Thank you for these pointers. I had not heard of the Feldenkrais Method, and I definitely feel like integrating intentional physical movement and breathing would be necessary to becoming aware of the somatic context within which mental self-identification emerges...when reflecting on my own habits with respect to this, I am realizing how critical my own habit of going running is, to my ability to function...
I was reading Nassim Taleb recently, and the idea of biophysical fitness (or fitness in general) seems to me to relate to this idea of”becoming anti-fragile”. I think, when faced with health issues or the potential for health issues, mainstream epistemic narratives imply that we should seek to create predictive models that focus on antecedents of said health issues, with the teleology being that ‘knowing the etiology’ could help one to reverse or avoid the initial events that lead to harm. Taleb’s view on this (from what I may understand) is that this idea of etiology is not necessarily something that is comprehensible given the way that non-linear dynamic systems function. According to him, rather than focusing on factors that one cannot predict, it is more useful to engage in actions that increase resilience/fitness so that if unpredictable exposures that are potentially harmful, do interact with some entity, the impact on that entity does not reach a tipping point where it functions such that net, chronic harm, is emergent. See the section titled “148 The Central Idea: the conflation of event and exposure, or difference between f(x) and x” for a mathematical framing of this idea
Breathing has it’s positive effects on some issues, but it doesn’t build general perceptive awareness. Part of what makes breathing a tool to deal with an emotion like fear is that it’s harder to feel the fear and the breathing at the same time.
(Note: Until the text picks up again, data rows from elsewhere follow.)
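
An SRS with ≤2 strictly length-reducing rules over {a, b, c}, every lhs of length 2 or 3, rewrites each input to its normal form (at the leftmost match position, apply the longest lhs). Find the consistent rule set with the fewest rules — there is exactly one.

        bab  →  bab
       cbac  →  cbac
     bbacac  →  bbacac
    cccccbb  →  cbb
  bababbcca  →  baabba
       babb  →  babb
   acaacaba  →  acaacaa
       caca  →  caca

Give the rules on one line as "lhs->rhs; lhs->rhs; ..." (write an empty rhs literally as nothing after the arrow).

aba->aa; cc->

  | bab
  | cbac
  | bbacac
  | cccccbb => cccbb => cbb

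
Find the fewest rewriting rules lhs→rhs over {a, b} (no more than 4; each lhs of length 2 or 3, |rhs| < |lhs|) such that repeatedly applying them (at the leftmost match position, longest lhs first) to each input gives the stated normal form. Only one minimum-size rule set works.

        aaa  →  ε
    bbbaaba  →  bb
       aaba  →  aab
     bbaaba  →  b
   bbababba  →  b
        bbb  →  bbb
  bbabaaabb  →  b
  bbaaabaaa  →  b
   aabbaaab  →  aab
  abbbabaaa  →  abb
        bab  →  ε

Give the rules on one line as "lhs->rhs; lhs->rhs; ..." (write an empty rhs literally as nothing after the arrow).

aaa->; ba->b; bab->

  | aaa => ε
  | bbbaaba => bbbaba => bba => bb
  | aaba => aab
  | bbaaba => bbaba => ba => b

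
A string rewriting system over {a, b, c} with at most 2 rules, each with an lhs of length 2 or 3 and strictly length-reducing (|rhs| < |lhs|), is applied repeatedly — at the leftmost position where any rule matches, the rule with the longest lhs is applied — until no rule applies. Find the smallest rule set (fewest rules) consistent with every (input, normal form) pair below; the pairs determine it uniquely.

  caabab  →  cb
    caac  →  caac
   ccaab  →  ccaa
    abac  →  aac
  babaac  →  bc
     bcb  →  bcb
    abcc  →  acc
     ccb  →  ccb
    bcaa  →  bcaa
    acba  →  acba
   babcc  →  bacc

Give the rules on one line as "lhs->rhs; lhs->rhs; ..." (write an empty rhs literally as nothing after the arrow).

aaa->; ab->a

  | caabab => caaab => cb
  | caac
  | ccaab => ccaa
  | abac => aac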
To build general perceptive awareness slow movement that’s exploritive in nature instead of focused on having to express a fixed form, seems to me the way to build it. There are a variety of methologies that do this and somatics is a term coined by Thomas Hanna for them.
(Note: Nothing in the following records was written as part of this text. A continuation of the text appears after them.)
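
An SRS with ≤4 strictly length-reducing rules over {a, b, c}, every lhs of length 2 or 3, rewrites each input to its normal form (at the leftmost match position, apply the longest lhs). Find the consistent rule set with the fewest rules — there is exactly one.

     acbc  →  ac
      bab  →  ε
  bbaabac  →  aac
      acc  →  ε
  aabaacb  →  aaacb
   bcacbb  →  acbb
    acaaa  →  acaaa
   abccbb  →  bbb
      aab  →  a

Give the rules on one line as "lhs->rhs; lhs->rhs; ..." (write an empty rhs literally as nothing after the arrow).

ab->; ba->a; bc->; cc->b

  | acbc => ac
  | bab => ab => ε
  | bbaabac => baabac => aabac => aac
  | acc => ab => ε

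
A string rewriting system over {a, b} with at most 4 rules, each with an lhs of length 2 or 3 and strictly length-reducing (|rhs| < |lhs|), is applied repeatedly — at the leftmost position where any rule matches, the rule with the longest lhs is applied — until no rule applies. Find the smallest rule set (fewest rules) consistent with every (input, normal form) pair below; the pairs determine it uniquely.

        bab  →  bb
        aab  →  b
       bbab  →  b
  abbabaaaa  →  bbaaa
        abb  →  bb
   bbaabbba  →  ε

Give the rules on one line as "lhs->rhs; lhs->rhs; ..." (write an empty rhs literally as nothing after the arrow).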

There are claims in Korzybski’s Science and Sanity (the book that coinend the map is not the territory) that schizopheria is due to dealing to much with abstraction instead of base reality and that conflicts of abstractions are partly the cause of the problems.
Steve Andreas makes a more specific claim that schizophrenia often comes with schizopherics having a self identity of not having quality X, Y and Z instead of positively having specific qualities.
Those neurolinguistic approaches don’t have peer reviewed evidence to back them up as they aren’t studied by academics but they have a community of practice behind them.
This kind of work is also likely benefitial to becoming less fragile in Taleb’s sense.
One word of caution: If you help someone to feel their emotions better, they can have an increased sense of agency in a state where they also feel strong negative emotions. So it’s good when they have a stable enviroment around them.
From a more Talebian perspective I wouldn’t expect modafinil and MDMA to increase resilience.